10 -- SEKİZİNCİ EMİR: ÇALMAYACAKSIN



ÇıKıŞ 20:15
Çalmayacaksın?


10.1 - Servet Kimin

Başlangıçta Allah yeri göğü yarattı. Tüm madde âlemi, bitkiler, hayvanlar ve canlarımız O’na aittir. Her insan Allah’ın “malı”dır. Varlığımız bir tesadüf sonucu değildir. Allah’ın lütfu, düşüncesi ve gücü her yaratılmışa damgasını vurmuştur. Allah tüm evrenin sahibidir; malımız, varlığımız, yeteneklerimiz O’nun mülküdür. Bizlere O’nun tarafından emanet edilmiş zaman, para ve gücün sorumluluğunu taşıyoruz.

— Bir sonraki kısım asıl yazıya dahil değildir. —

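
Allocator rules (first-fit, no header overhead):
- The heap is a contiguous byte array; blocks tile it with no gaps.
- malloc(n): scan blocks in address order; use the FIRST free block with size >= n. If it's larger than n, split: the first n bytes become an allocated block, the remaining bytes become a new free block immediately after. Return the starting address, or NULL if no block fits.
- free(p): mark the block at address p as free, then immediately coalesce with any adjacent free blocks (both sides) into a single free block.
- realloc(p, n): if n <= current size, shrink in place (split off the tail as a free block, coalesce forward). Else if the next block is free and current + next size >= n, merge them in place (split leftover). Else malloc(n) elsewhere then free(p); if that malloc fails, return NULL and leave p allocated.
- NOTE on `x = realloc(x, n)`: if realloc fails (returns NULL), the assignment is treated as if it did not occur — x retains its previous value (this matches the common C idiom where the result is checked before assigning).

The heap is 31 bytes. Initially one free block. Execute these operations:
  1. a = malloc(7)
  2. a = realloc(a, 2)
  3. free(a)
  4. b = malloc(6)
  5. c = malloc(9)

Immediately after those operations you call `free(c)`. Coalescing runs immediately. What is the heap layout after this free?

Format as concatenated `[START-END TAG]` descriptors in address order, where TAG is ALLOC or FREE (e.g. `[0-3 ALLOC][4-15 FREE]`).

Op 1: a = malloc(7) -> a = 0; heap: [0-6 ALLOC][7-30 FREE]
Op 2: a = realloc(a, 2) -> a = 0; heap: [0-1 ALLOC][2-30 FREE]
Op 3: free(a) -> (freed a); heap: [0-30 FREE]
Op 4: b = malloc(6) -> b = 0; heap: [0-5 ALLOC][6-30 FREE]
Op 5: c = malloc(9) -> c = 6; heap: [0-5 ALLOC][6-14 ALLOC][15-30 FREE]
free(c): c = 6 -> block [6-14 ALLOC]; mark free, coalesce with adjacent free neighbors -> [0-5 ALLOC][6-30 FREE]

Answer: [0-5 ALLOC][6-30 FREE]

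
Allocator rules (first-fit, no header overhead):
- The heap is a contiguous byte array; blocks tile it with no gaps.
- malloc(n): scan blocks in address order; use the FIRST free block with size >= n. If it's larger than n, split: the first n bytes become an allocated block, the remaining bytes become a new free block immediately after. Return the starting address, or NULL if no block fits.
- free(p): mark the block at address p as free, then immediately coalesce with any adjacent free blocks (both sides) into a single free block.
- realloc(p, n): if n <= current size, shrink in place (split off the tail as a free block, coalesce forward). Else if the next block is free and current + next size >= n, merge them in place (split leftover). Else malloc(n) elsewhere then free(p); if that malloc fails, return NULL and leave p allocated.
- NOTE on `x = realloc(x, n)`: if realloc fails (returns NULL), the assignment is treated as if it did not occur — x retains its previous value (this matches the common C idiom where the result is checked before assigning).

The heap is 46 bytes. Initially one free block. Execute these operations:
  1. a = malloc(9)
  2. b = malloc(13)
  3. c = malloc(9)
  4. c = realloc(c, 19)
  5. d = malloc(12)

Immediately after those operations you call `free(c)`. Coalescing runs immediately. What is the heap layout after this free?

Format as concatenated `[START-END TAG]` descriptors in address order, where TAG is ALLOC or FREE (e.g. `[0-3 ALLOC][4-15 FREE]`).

Answer: [0-8 ALLOC][9-21 ALLOC][22-45 FREE]

Derivation:
Op 1: a = malloc(9) -> a = 0; heap: [0-8 ALLOC][9-45 FREE]
Op 2: b = malloc(13) -> b = 9; heap: [0-8 ALLOC][9-21 ALLOC][22-45 FREE]
Op 3: c = malloc(9) -> c = 22; heap: [0-8 ALLOC][9-21 ALLOC][22-30 ALLOC][31-45 FREE]
Op 4: c = realloc(c, 19) -> c = 22; heap: [0-8 ALLOC][9-21 ALLOC][22-40 ALLOC][41-45 FREE]
Op 5: d = malloc(12) -> d = NULL; heap: [0-8 ALLOC][9-21 ALLOC][22-40 ALLOC][41-45 FREE]
free(c): c = 22 -> block [22-40 ALLOC]; mark free, coalesce with adjacent free neighbors -> [0-8 ALLOC][9-21 ALLOC][22-45 FREE]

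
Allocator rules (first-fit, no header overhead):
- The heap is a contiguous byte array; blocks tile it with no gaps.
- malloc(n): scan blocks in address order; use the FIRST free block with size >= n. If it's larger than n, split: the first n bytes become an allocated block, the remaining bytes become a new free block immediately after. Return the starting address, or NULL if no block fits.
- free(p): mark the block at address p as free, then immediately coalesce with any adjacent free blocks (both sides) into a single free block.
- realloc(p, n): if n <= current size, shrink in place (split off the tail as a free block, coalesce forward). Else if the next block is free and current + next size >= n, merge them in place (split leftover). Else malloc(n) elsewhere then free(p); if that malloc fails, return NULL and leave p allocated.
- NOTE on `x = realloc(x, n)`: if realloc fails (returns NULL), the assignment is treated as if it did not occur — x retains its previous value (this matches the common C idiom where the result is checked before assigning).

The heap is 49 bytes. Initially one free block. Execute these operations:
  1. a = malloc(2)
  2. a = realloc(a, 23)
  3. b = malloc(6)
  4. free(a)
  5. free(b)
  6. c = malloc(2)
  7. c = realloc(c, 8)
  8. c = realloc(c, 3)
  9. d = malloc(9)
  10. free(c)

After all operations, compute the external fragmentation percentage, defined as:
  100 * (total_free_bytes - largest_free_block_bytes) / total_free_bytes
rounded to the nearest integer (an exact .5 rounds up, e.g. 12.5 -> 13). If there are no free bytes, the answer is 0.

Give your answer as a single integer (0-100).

Op 1: a = malloc(2) -> a = 0; heap: [0-1 ALLOC][2-48 FREE]
Op 2: a = realloc(a, 23) -> a = 0; heap: [0-22 ALLOC][23-48 FREE]
Op 3: b = malloc(6) -> b = 23; heap: [0-22 ALLOC][23-28 ALLOC][29-48 FREE]
Op 4: free(a) -> (freed a); heap: [0-22 FREE][23-28 ALLOC][29-48 FREE]
Op 5: free(b) -> (freed b); heap: [0-48 FREE]
Op 6: c = malloc(2) -> c = 0; heap: [0-1 ALLOC][2-48 FREE]
Op 7: c = realloc(c, 8) -> c = 0; heap: [0-7 ALLOC][8-48 FREE]
Op 8: c = realloc(c, 3) -> c = 0; heap: [0-2 ALLOC][3-48 FREE]
Op 9: d = malloc(9) -> d = 3; heap: [0-2 ALLOC][3-11 ALLOC][12-48 FREE]
Op 10: free(c) -> (freed c); heap: [0-2 FREE][3-11 ALLOC][12-48 FREE]
Free blocks: [3 37] total_free=40 largest=37 -> 100*(40-37)/40 = 300/40 = 7.5 -> rounds to 8

Answer: 8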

Allah’ın varlığına inanmayan dünya görüşlerinin tarihi oldukça geriye gider. Kurucu ve izleyicileri, ruhun varlığını inkâr eder, her şeyin maddeden gelişerek vücut bulduğunu iddia ederler. Bundan dolayı komünizmde evrenin sahibi Allah değil, “kitle”dir. Sözde halkın çıkarları parti tarafından temsil edildiği için, güç ve servet tümüyle parti yöneticilerinin avucundadır. Sadece partinin direktiflerine uyanlar, ortak gelirden pay alabilir. Birey, ortak girişime ilgi göstermediği için, bugün hemen her yerde bu ideolojinin çöktüğü biliniyor. Çünkü, hemen herkes mümkün olduğu kadar az çalıştı, buna karşılık becerebildiğince devleti sömürdü. Kişi toplu girişim için yaratılmamıştır. Allah önünde sorumluluk taşıyan bir yaşam için yaratıldık.

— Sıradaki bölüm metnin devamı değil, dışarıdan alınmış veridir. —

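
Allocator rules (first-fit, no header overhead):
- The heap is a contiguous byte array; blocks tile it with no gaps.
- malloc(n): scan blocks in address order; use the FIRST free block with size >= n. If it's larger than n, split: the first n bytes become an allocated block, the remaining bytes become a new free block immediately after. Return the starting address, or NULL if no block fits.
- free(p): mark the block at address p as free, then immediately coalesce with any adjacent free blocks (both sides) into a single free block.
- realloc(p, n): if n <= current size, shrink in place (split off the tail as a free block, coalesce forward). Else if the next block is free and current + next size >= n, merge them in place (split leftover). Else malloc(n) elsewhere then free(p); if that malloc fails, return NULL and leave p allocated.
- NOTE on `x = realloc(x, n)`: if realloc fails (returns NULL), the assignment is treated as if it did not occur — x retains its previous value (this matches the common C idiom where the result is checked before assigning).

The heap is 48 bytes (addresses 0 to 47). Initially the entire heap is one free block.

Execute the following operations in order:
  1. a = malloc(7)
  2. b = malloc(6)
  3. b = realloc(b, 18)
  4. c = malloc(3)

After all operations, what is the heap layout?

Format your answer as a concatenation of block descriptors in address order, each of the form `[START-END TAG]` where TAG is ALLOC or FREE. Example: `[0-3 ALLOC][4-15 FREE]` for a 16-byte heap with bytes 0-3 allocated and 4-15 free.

Answer: [0-6 ALLOC][7-24 ALLOC][25-27 ALLOC][28-47 FREE]

Derivation:
Op 1: a = malloc(7) -> a = 0; heap: [0-6 ALLOC][7-47 FREE]
Op 2: b = malloc(6) -> b = 7; heap: [0-6 ALLOC][7-12 ALLOC][13-47 FREE]
Op 3: b = realloc(b, 18) -> b = 7; heap: [0-6 ALLOC][7-24 ALLOC][25-47 FREE]
Op 4: c = malloc(3) -> c = 25; heap: [0-6 ALLOC][7-24 ALLOC][25-27 ALLOC][28-47 FREE]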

Doğu’nun tersine Batı’da öteden beri özel girişimci kapitalist düzen hâkimdir; herkes dilediğince tasarrufta bulunma hakkına sahiptir. Halbuki “demokratik sosyalizm”, gelir durumu düşük olanlara her ne pahasına olursa olsun toplu gelirden daha fazla pay vermek uğraşındaydı. Batı’nın milyonerleri Allah önündeki sorumluluklarının farkında olsalar, dizginsiz kapitalist sistemleri için tövbe eder; düşük gelirli emekçilerine gelirlerinden daha fazla pay sunarlar.

Temelde kapitalizm ve sosyalizm ilke ve amaçta pek farklı değildir. Her iki sistemin de imanı, güç ve kapitaledir. “Refah” her ikisinin de nihai (en son) amacıdır. Yalnızca bu güç ve kapitali ele geçirip dağıtma konusunda birbirlerinden ayrılırlar. Bu arada unutmamak gerekir ki, kamulaştırma adı altında özel mülkiyeti ortadan kaldırmak da bir tür hırsızlıktır. Zenginlerin yoksulları sömürmeleri de en azından bir önceki kadar günahtır.

Mesih İmanlıları için bu sorunların ayrı bir anlamı vardır. Yaratan; tüm mülkün sahibi, biz ise; bağımsız malikler değil, yöneticiler konumundayız. Doğrudan ve yalnızca bize ait olan hiç bir şey yoktur. Sahibi olduğumuz her şey tanrısal berekettir. Paramızı, gücümüzü ve zamanımızı nasıl kullandığımız hususunda O’na bir gün hesap vermeliyiz.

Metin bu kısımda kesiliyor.